Galectokines: The Promiscuous Relationship between Galectins and Cytokines

Abstract

Galectins, a family of glycan-binding proteins, are well-known for their role in shaping the immune microenvironment. They can directly affect the activity and survival of different immune cell subtypes. Recent evidence suggests that galectins also indirectly affect the immune response by binding to members of another immunoregulatory protein family, i.e., cytokines. Such galectin-cytokine heterodimers, here referred to as galectokines, add a new layer of complexity to the regulation of immune homeostasis. Here, we summarize the current knowledge with regard to galectokine formation and function. We describe the known and potential mechanisms by which galectokines can help to shape the immune microenvironment. Finally, the outstanding questions and challenges for future research regarding the role of galectokines in immunomodulation are discussed.

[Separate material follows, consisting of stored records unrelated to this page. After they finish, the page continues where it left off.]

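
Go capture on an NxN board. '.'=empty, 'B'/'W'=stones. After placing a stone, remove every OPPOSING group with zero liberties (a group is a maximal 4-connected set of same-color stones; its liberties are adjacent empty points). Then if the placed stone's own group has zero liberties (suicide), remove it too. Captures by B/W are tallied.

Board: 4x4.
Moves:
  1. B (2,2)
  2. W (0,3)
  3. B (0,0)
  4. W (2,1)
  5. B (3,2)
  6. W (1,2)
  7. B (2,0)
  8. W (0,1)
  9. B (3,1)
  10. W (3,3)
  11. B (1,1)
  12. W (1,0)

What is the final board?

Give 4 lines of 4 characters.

Answer: .W.W
WBW.
B.B.
.BBW

Derivation:
Move 1: B@(2,2) -> caps B=0 W=0
Move 2: W@(0,3) -> caps B=0 W=0
Move 3: B@(0,0) -> caps B=0 W=0
Move 4: W@(2,1) -> caps B=0 W=0
Move 5: B@(3,2) -> caps B=0 W=0
Move 6: W@(1,2) -> caps B=0 W=0
Move 7: B@(2,0) -> caps B=0 W=0
Move 8: W@(0,1) -> caps B=0 W=0
Move 9: B@(3,1) -> caps B=0 W=0
Move 10: W@(3,3) -> caps B=0 W=0
Move 11: B@(1,1) -> caps B=1 W=0
Move 12: W@(1,0) -> caps B=1 W=1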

Keywords: cancer; chemokine; glycobiology; immune response; immunity; protein interaction.

Figure 2

The galectin protein family. (a) Cartoon of the conserved galectin carbohydrate recognition domain based on the crystal structure of galectin-1 (PDB: 3OYW). The CRD consists of two β-sheets that are slightly bent. The convex side consists of 5 antiparallel strands (F1–F5; in yellow) and the concave side of 6 antiparallel strands (S1–S6; in blue). Carbohydrate binding occurs at the concave side and involves several conserved amino acids in S4–S6. The inset shows the organization of the different β-sheets within the amino acid sequence in relation to their location in the convex (F) or concave (S) sheet. (b) Schematic representation of the three galectin subgroups and their respective members based on structural features. While heterodimerization can occur, only homodimers are shown for clarity. (c) Schematic representation of the (extra)cellular location of galectins. In the extracellular environment and cell surface, galectins can interact with glycoconjugates (yellow-lightblue) to facilitate, e.g., cell–ECM and cell–cell interactions. In addition, galectins can mediate interactions between molecules (purple / brown) in the cell membrane. In the cytosol and nucleus, galectins can engage in (mostly) glycan-independent protein/protein interactions involved in, e.g., signaling and mRNA splicing. (Adapted from [58]).

Figure 1

The cytokine protein family. (a) Schematic representation of the cytokine superfamily and the main subfamilies. For each subfamily, the structure of a representative member is shown. IFN-γ (PDB: 1HIG); IL-10 (PDB: 2ILK); IL-2 (PDB: 1M47); CXCL4 (PDB: 1F9Q); TNF-α (PDB: 4TSV). (b) Schematic representation of the different cytokine receptor families with a cartoon of the general domain structure (in different colors for the different families) and some key cytokine ligands below.

Figure 3

Overview of the reciprocal relationships between galectins and cytokines and the functional consequences of galectin-cytokine interactions. (a) Illustration showing the reciprocal expression regulation of galectins and cytokines. (b) Illustration depicting the different interactions between galectins and cytokines that have been reported in the literature. This ranges from homotypic interactions within each family (left panel) to heterotypic interactions between members of a specific family (middle panel) as well as heterotypic interactions between members of both families, i.e., galectokines (right panel). (c) Illustration of the different functional effects of galectokines. (I) Galectins in the extracellular matrix can capture/scavenge cytokines, thereby hampering cytokine-mediated signaling. (II) Galectin-cytokine interactions can affect the direct binding of cytokines to their receptor, thereby affecting the activity of receptor signaling. (III + IV) Galectin-cytokine interactions can hamper the formation of other functional homo- and/or heterodimers, thereby interfering with the activity of these dimers in e.g., receptor dimerization/signaling. (V) Galectin-cytokine interactions can alter glycan-binding of galectins which might trigger translocation of the heterodimer to other receptors or alter interactions of cells with the microenvironment or with other cells.

Figure 3

Overview of the reciprocal relationships between galectins and cytokines and the functional consequences of galectin-cytokine interactions. (a) Illustration showing the reciprocal expression regulation of galectins and cytokines. (b) Illustration depicting the different interactions between galectins and cytokines that have been reported in the literature. This ranges from homotypic interactions within each family (left panel) to heterotypic interactions between members of a specific family (middle panel) as well as heterotypic interactions between members of both families, i.e., galectokines (right panel). (c) Illustration of the different functional effects of galectokines. (I) Galectins in the extracellular matrix can capture/scavenge cytokines, thereby hampering cytokine-mediated signaling. (II) Galectin-cytokine interactions can affect the direct binding of cytokines to their receptor, thereby affecting the activity of receptor signaling. (III + IV) Galectin-cytokine interactions can hamper the formation of other functional homo- and/or heterodimers, thereby interfering with the activity of these dimers in e.g., receptor dimerization/signaling. (V) Galectin-cytokine interactions can alter glycan-binding of galectins which might trigger translocation of the heterodimer to other receptors or alter interactions of cells with the microenvironment or with other cells.